Charles Nelson Reilly delivered newspapers for The Hartford Courant. He survived the great circus fire of 1944. Then he was an usher at the Bushnell. He eventually went on to be a Broadway stage star ("Hello, Dolly!" "How to Succeed in Business Without Really Trying"), a popular comedian on game shows ("Match Game," "Hollywood Squares") and director of stage shows, many of them starring Julie Harris.
He was a journalist's dream interview.

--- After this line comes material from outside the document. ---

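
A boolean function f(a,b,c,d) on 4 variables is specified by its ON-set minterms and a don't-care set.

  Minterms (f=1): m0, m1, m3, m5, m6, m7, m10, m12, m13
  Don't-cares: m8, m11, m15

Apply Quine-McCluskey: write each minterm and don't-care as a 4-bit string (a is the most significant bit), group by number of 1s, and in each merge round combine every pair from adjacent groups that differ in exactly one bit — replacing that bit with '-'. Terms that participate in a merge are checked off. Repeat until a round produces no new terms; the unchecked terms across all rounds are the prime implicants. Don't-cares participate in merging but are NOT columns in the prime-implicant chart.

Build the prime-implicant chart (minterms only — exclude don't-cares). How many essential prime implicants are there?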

And he always remembered Hartford, name-dropping those he knew growing up.
"I got my first stage role from my fourth-grade teacher, Miss Benadetti," he told The Courant in a 1990 profile. "I played Christopher Columbus and as I was doing it, I thought to myself, 'Gee, I'm awfully good at this.' I was like Meryl Streep looking at the rushes."
He bore a playful grudge against Harold J. Porter, the boy who got the lead in "The Pied Piper of Hamelin" at Weaver High School. "He played the Pied Piper. I was in the c-c-c-hor ... I almost choke at the word — chorus."
Before his death in 2007 at age 76, he returned to town one last time in 2001 to present his solo show, "Save It For the Stage: The Life of Reilly" at the Bushnell, where he recalled first seeing Frank Fay in "Harvey," Bobby Clark in "Sweethearts" ("the funniest man I've ever seen in my life") and Bea Lillie in "Inside U.S.A." ("the funniest woman who later became a good friend").
Despite all his success and acclaim, Reilly insisted "in a way, I've always remained an usher. Isn't that interesting? I'm always the usher looking down from the second balcony."